Inferring fields (using AWS Textract)

The Impira CLI allows you to use AWS Textract to detect key:value pairs in a document. This can be useful to avoid having to create a schema, field-by-field, in Impira. Currently, impira infer-fields is capable of inferring text and selection (checkbox) fields. Although Textract does not distinguish between text, number, and timestamp types, impira bootstrap can automatically determine the correct field types within Impira.

Requirements

The infer-fields command requires that your AWS credentials are setup for boto3 to run. The AWS documentation describes several ways to do so. The command does not allow you to specify your credentials explicitly.

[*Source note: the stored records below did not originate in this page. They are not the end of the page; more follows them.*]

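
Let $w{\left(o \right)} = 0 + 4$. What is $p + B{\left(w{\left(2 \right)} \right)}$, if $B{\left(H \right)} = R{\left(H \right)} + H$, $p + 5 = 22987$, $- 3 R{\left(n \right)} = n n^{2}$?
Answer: $\frac{68894}{3} \approx 22965.0$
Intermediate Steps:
$w{\left(o \right)} = 4$
$R{\left(n \right)} = - \frac{n^{3}}{3}$ ($R{\left(n \right)} = - \frac{n n^{2}}{3} = - \frac{n^{3}}{3}$)
$p = 22982$ ($p = -5 + 22987 = 22982$)
$B{\left(H \right)} = H - \frac{H^{3}}{3}$ ($B{\left(H \right)} = - \frac{H^{3}}{3} + H = H - \frac{H^{3}}{3}$)
$p + B{\left(w{\left(2 \right)} \right)} = 22982 + \left(4 - \frac{4^{3}}{3}\right) = 22982 + \left(4 - \frac{64}{3}\right) = 22982 - \frac{52}{3} = \frac{68894}{3}$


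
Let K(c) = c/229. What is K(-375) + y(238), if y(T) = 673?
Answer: 153742/229 ≈ 671.36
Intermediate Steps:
K(c) = c/229 (K(c) = c*(1/229) = c/229)
K(-375) + y(238) = (1/229)*(-375) + 673 = -375/229 + 673 = 153742/229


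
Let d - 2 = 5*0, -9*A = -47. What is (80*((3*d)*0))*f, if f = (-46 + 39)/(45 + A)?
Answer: 0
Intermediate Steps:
A = 47/9 (A = -1/9*(-47) = 47/9 ≈ 5.2222)
d = 2 (d = 2 + 5*0 = 2 + 0 = 2)
f = -63/452 (f = (-46 + 39)/(45 + 47/9) = -7/452/9 = -7*9/452 = -63/452 ≈ -0.13938)
(80*((3*d)*0))*f = (80*((3*2)*0))*(-63/452) = (80*(6*0))*(-63/452) = (80*0)*(-63/452) = 0*(-63/452) = 0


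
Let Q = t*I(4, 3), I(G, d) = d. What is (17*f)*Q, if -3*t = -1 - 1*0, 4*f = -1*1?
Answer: -17/4 ≈ -4.2500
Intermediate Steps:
f = -¼ (f = (-1*1)/4 = (¼)*(-1) = -¼ ≈ -0.25000)
t = ⅓ (t = -(-1 - 1*0)/3 = -(-1 + 0)/3 = -⅓*(-1) = ⅓ ≈ 0.33333)
Q = 1 (Q = (⅓)*3 = 1)
(17*f)*Q = (17*(-¼))*1 = -17/4*1 = -17/4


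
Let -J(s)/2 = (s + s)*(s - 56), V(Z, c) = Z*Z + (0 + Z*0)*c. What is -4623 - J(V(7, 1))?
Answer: -5995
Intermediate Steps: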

The credentials must have access to Textract and to read/write files from Amazon S3. It will try to create an impira-cli bucket in your account automatically if one does not already exist, so it must have permissions to do that, unless you specify one explicitly on the command line.

Inferring fields

You can run a command like the following:

$ impira infer-fields /path/to/document.ext 

By default, the infer-fields command will save the captured fields and data in your system’s temporary directory and output its full path at the end of execution. You can specify your own data directory optionally with the --data argument. You can use the directory that infer-fields outputs in the bootstrap command to automatically setup an Impira collection with the inferred fields and training data. Although you can bootstrap an Impira collection with as little as one file, you can run impira infer-fields across multiple files of the same document type to generate additional training data.

For a full list of options, run impira infer-fields --help.